Page 1 of 1

character encoding

Posted: Wed Dec 17, 2008 6:44 pm
by ivanhoe
I know, most of subtitles are in win-1250. But I've just downloaded 2 subtitles, which encoding I can just guess ... it's not UTF-8 or ISO-8859-2 (czech subtitles - http://www.opensubtitles.org/en/subtitl ... st-fall-cs, http://www.opensubtitles.org/en/subtitl ... st-fall-cs)

Can you add some rutine which can just show the encoding (if is it possible)?

Posted: Wed Dec 17, 2008 11:27 pm
by oss
I will try to do that and show it online. maybe Iconv or som PHP function can come to play.

[PHP] Detecting charcterset encoding

Posted: Fri Dec 19, 2008 6:39 am
by oss
Hello everybody,

maybe somebody of readers know, how to properly detect encoding of subtitle file in PHP (or Perl - I did not search for it yet, but PHP preffered).
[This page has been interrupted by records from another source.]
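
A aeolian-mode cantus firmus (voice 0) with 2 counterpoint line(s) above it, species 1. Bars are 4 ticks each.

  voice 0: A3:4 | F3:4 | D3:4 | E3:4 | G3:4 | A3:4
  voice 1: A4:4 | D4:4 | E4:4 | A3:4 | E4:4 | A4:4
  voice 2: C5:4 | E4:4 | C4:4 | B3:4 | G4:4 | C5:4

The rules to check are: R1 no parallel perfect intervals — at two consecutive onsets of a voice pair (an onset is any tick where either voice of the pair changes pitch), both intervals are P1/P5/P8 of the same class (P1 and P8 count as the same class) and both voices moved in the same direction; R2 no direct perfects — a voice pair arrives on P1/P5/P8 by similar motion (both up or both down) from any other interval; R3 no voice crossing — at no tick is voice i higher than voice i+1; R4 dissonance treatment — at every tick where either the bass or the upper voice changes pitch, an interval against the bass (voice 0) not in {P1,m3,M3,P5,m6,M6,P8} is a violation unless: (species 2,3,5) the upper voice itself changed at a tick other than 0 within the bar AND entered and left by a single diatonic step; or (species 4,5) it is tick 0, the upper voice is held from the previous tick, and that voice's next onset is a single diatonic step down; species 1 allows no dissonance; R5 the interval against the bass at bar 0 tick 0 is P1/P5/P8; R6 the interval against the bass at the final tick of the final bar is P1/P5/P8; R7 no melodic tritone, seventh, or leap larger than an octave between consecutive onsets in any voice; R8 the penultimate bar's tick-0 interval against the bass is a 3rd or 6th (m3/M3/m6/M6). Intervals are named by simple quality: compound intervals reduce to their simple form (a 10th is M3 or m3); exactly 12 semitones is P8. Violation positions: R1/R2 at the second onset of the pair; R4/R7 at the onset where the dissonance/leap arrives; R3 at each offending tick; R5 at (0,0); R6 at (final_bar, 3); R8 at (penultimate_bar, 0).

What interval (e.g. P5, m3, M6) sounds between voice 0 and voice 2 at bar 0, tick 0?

voice 0=A3 voice 2=C5 -> m3

m3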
I tried a lot, but I don't know how to do that. mb_detect_encoding is not working as I expect.

Thanks for any help.

Re: [PHP] Detecting charcterset encoding

Posted: Fri Dec 19, 2008 8:17 am
by Cougar_
Hello everybody,

maybe somebody of readers know, how to properly detect encoding of subtitle file in PHP (or Perl - I did not search for it yet, but PHP preffered). I tried a lot, but I don't know how to do that. mb_detect_encoding is not working as I expect.

Thanks for any help.
You can't, solution that works with good efficacy dosn't exist.
Try web browser charset autodetection functionality - simply drag and drop subtitles with txt extension, you will see how hopeless it is.

I think, the best solution is that you detect language of subtitles and simply assume that they are encoded using windows charset for that language.
I have not seen polish subtitles encoded with ISO charset used by linux jet, so I thing in other languages is the same - one standard per language.
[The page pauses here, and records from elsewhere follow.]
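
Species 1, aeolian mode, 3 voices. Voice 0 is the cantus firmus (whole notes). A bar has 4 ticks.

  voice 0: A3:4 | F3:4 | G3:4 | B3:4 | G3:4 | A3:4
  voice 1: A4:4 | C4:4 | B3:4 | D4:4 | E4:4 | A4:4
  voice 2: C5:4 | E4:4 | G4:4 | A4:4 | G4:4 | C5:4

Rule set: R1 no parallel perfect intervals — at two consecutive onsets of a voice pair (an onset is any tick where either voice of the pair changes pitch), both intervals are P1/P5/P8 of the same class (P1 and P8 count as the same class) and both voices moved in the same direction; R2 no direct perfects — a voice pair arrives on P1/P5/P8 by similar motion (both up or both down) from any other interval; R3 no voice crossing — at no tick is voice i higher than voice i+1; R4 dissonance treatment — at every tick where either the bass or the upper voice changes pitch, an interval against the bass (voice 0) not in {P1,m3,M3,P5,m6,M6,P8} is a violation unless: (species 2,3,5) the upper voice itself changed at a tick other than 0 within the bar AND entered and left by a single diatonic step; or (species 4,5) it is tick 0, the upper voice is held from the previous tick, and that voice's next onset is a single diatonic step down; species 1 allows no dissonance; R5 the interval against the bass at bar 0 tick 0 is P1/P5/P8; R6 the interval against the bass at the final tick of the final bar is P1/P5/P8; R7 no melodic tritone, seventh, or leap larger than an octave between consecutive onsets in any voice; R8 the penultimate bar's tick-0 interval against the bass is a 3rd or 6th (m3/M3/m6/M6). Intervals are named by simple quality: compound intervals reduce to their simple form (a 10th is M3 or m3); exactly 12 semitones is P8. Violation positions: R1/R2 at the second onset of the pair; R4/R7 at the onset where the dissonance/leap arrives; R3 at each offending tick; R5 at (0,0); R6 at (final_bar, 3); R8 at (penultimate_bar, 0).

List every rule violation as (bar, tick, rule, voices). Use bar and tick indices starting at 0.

bar 0: v0=A3 v1=A4 v2=C5 downbeat m3
bar 1: v0=F3 v1=C4 v2=E4 downbeat M7
bar 2: v0=G3 v1=B3 v2=G4 downbeat P8
bar 3: v0=B3 v1=D4 v2=A4 downbeat m7
bar 4: v0=G3 v1=E4 v2=G4 downbeat P8
bar 5: v0=A3 v1=A4 v2=C5 downbeat m3
  -> R5 @ bar 0 tick 0 v(0, 2): opens on m3
  -> R2 @ bar 1 tick 0 v(0, 1): A3/A4 P8 -> F3/C4 P5 similar
  -> R4 @ bar 1 tick 0 v(0, 2): F3/E4 M7 untreated
  -> R2 @ bar 2 tick 0 v(0, 2): F3/E4 M7 -> G3/G4 P8 similar
  -> R2 @ bar 3 tick 0 v(1, 2): B3/G4 m6 -> D4/A4 P5 similar
  -> R4 @ bar 3 tick 0 v(0, 2): B3/A4 m7 untreated
  -> R2 @ bar 4 tick 0 v(0, 2): B3/A4 m7 -> G3/G4 P8 similar
  -> R8 @ bar 4 tick 0 v(0, 2): penult P8 not 3rd/6th
  -> R2 @ bar 5 tick 0 v(0, 1): G3/E4 M6 -> A3/A4 P8 similar
  -> R6 @ bar 5 tick 3 v(0, 2): closes on m3

(0, 0, R5, (0, 2))
(1, 0, R2, (0, 1))
(1, 0, R4, (0, 2))
(2, 0, R2, (0, 2))
(3, 0, R2, (1, 2))
(3, 0, R4, (0, 2))
(4, 0, R2, (0, 2))
(4, 0, R8, (0, 2))
(5, 0, R2, (0, 1))
(5, 3, R6, (0, 2))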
Subtitles which ivanhoe link put to, are encoded in windows 1250 but they are simply damaged - someone wrogngly set encoding in windows or editor or .. and guess what happened ;)

Posted: Mon Dec 22, 2008 9:12 am
by oss
Cougar,

I know it is quite a problem, I expect there will be some slight errors, but thats ok.
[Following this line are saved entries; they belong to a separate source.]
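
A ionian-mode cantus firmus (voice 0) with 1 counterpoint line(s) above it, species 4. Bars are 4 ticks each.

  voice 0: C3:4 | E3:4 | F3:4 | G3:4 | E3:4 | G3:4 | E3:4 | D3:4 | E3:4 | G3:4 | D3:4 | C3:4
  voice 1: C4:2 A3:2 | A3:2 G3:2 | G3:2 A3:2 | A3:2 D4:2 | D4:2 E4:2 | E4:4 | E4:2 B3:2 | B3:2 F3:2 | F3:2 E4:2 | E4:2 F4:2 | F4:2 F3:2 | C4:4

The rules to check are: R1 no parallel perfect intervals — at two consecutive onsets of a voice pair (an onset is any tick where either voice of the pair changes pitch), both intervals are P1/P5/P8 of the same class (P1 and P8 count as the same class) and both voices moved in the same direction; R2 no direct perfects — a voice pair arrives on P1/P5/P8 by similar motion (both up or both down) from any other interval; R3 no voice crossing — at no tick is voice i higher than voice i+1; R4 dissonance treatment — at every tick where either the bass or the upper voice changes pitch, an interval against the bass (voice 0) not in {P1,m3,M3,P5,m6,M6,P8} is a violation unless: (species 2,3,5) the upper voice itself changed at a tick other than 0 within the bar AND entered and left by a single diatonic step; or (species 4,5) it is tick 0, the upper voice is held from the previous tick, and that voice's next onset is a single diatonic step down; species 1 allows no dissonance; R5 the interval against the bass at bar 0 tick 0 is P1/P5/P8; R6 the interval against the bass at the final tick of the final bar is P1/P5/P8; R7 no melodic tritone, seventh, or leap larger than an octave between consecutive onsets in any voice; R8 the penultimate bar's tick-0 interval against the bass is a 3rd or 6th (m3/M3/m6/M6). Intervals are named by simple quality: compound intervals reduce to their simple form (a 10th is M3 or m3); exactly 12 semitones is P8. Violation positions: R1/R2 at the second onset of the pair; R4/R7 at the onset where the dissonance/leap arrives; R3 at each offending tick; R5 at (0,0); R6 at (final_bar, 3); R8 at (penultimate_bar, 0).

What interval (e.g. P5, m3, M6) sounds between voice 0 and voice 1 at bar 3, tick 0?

voice 0=G3 voice 1=A3 -> M2

M2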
Anyway, I found some regexes for that:
http://lachy.id.au/dev/2005/11/encoding ... ons-source

but it iseems I will give up on this issue...

Last chance is calling some external program for that. (linux/freebsd)

Re: character encoding

Posted: Mon Jan 12, 2009 10:57 am
by chats_cassy1
hey, the subtitles are mismatching with the audio ongoing in the movie. what to do? how to know which r the perfect subtitles for the print i m having?